What changed
The fixed repo rate under the Liquidity Adjustment Facility (LAF) was revised upward to 8.50% with immediate effect. Consequently, the Standing Liquidity Facilities—export credit refinance for banks and collateralised liquidity support for Primary Dealers—will be priced at the new repo rate from June 25, 2008.
What it means for you
Banks and Primary Dealers will face higher borrowing costs for these specific liquidity windows, as the rate aligns with the revised repo rate. This move signals tighter monetary conditions, potentially increasing banks' funding costs for export credit and requiring PDs to reassess their liquidity management strategies.
What you must do
- Review your bank's export credit refinance outstanding and recalculate interest costs at the new 8.50% rate.
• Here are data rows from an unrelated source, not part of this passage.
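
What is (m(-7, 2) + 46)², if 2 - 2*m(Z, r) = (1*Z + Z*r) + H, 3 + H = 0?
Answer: 3481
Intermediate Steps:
H = -3 (H = -3 + 0 = -3)
m(Z, r) = 5/2 - Z/2 - Z*r/2 (m(Z, r) = 1 - ((1*Z + Z*r) - 3)/2 = 1 - ((Z + Z*r) - 3)/2 = 1 - (-3 + Z + Z*r)/2 = 1 + (3/2 - Z/2 - Z*r/2) = 5/2 - Z/2 - Z*r/2)
(m(-7, 2) + 46)² = ((5/2 - ½*(-7) - ½*(-7)*2) + 46)² = ((5/2 + 7/2 + 7) + 46)² = (13 + 46)² = 59² = 3481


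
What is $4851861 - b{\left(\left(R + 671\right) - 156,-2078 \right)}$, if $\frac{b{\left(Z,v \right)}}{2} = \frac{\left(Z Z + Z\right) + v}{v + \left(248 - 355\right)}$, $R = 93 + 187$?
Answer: $\frac{10602577769}{2185} \approx 4.8524 \cdot 10^{6}$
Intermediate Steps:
$R = 280$
$b{\left(Z,v \right)} = \frac{2 \left(Z + v + Z^{2}\right)}{-107 + v}$ ($b{\left(Z,v \right)} = 2 \frac{\left(Z Z + Z\right) + v}{v + \left(248 - 355\right)} = 2 \frac{\left(Z^{2} + Z\right) + v}{v + \left(248 - 355\right)} = 2 \frac{\left(Z + Z^{2}\right) + v}{v - 107} = 2 \frac{Z + v + Z^{2}}{-107 + v} = \frac{2 \left(Z + v + Z^{2}\right)}{-107 + v}$)
$4851861 - b{\left(\left(R + 671\right) - 156,-2078 \right)} = 4851861 - \frac{2 \left(\left(\left(280 + 671\right) - 156\right) - 2078 + \left(\left(280 + 671\right) - 156\right)^{2}\right)}{-107 - 2078} = 4851861 - \frac{2 \left(\left(951 - 156\right) - 2078 + \left(951 - 156\right)^{2}\right)}{-2185} = 4851861 - 2 \left(- \frac{1}{2185}\right) \left(795 - 2078 + 795^{2}\right) = 4851861 - 2 \left(- \frac{1}{2185}\right) \left(795 - 2078 + 632025\right) = 4851861 - 2 \left(- \frac{1}{2185}\right) 630742 = 4851861 - - \frac{1261484}{2185} = 4851861 + \frac{1261484}{2185} = \frac{10602577769}{2185}$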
- Update internal pricing models for loans linked to export credit refinance to reflect the higher cost.
- Communicate the rate change to treasury and credit teams for liquidity planning.
- Monitor LAF operations closely for any further rate adjustments.
Who it affects
All Scheduled Banks (excluding RRBs) availing export credit refinance, Primary Dealers using collateralised liquidity support
When does the new 8.50% rate take effect?
The revised repo rate of 8.50% is effective from June 25, 2008, as per the circular dated June 24, 2008.
Does this change affect all LAF operations?
The circular specifically applies to Standing Liquidity Facilities—export credit refinance for banks and collateralised liquidity support for PDs—aligning them with the new repo rate.